The Foreign Contribution (Regulation) Amendment Bill, 2026 was introduced in the Lok Sabha.
The bill proposes a "designated authority" to manage assets of non-profits that lose their FCRA license.
Opposition members have criticized the bill, calling it "draconian" and "dangerous".
Currently, approximately 16,000 associations are registered under the FCRA Act, receiving Rs 22,000 crore annually.
Detailed Insights:
The bill allows the government to take control of foreign contributions and assets if an organization's FCRA registration is cancelled, surrendered, or ceased.
Opponents argue the bill grants excessive power to the executive branch, allowing them to control property and potentially apply enforcement selectively.

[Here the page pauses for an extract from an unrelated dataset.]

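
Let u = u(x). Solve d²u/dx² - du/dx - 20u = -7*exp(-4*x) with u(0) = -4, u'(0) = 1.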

The government defends the bill as a measure to increase transparency and ensure foreign funds are used properly, especially regarding religious conversion and personal enrichment.
The Foreign Contribution (Regulation) Act was originally enacted in 2010 and has been amended in 2016, 2018, and 2020.
Key Concepts Involved:
FCRA (Foreign Contribution Regulation Act): A law regulating the acceptance and utilization of foreign contributions by individuals, associations, and organizations in India.
Designated Authority: An entity created by the Amendment Bill to manage assets of non-profits that lose their FCRA license.
Rule 72 of the Rule of Procedure: A parliamentary rule that allows members to oppose the introduction of a bill.